On 07.03.25 at 18:55, Christian Müller wrote via Tagging:
EACH ELEMENT SHOULD BE TAGGED AS A NODE WHERE THEY ARE IN THE WORLD, EVEN IF
THAT MEANS OVERLAPPING NODES.
From a data organization point this is a bad idea, because
a) the same information (lat/lon) is stored multiple times
needlessly
I disagree. It is useful that objects are represented as nodes even if
they are attached to something.
One reason is that far more data consumers will care about, say, finding
or rendering waste baskets than care about what they are attached to.
And if they are nodes, then those "attached" waste baskets can be
treated just the same as stand-alone waste baskets.

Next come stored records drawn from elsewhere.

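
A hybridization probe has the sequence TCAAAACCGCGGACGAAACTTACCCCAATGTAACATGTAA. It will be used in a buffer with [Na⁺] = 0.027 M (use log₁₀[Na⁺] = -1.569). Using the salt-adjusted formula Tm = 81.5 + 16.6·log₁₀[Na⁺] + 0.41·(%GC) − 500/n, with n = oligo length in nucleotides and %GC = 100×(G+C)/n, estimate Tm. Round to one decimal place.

Length n = 40. Base counts: T=7, G=6, A=16, C=11
G+C = 17, so %GC = 17/40 × 100 = 42.5%
Salt term: 16.6 × (-1.569) = -26.045
GC term: 0.41 × 42.5 = 17.425; length term: −500/40 = −12.5
Tm = 81.5 + (-26.045) + 17.425 − 12.5 = 60.38 → 60.4°C

60.4°C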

Of course, another reason is that many mappers find relations hard to
work with.
As for the data organization angle: If multiple objects do in fact have
the same horizontal position, then having a lat/lon pair in our database
multiple times seems completely fine to me. It is not any more of a
conceptual issue than all objects with the same height having the same
height value, or all objects with the same color having the same color
value.
b) the position of the pole does not change with the attach-
ments and most people will understand pole+attachments as
a single object and one of osm's conventions is: one
object on ground should match (exactly) one object in the
database
What constitues an "object" is of course somewhat arbitrary. Some
examples (such as a group of traffic signs) could plausibly be
considered a single object. But for many other examples, I find that
odd. If I attach a billboard or a camera to a street lamp, it doesn't
cease to be an object with its own distinct set of attributes. It has a
different color and material, looks in a different direction, and so on.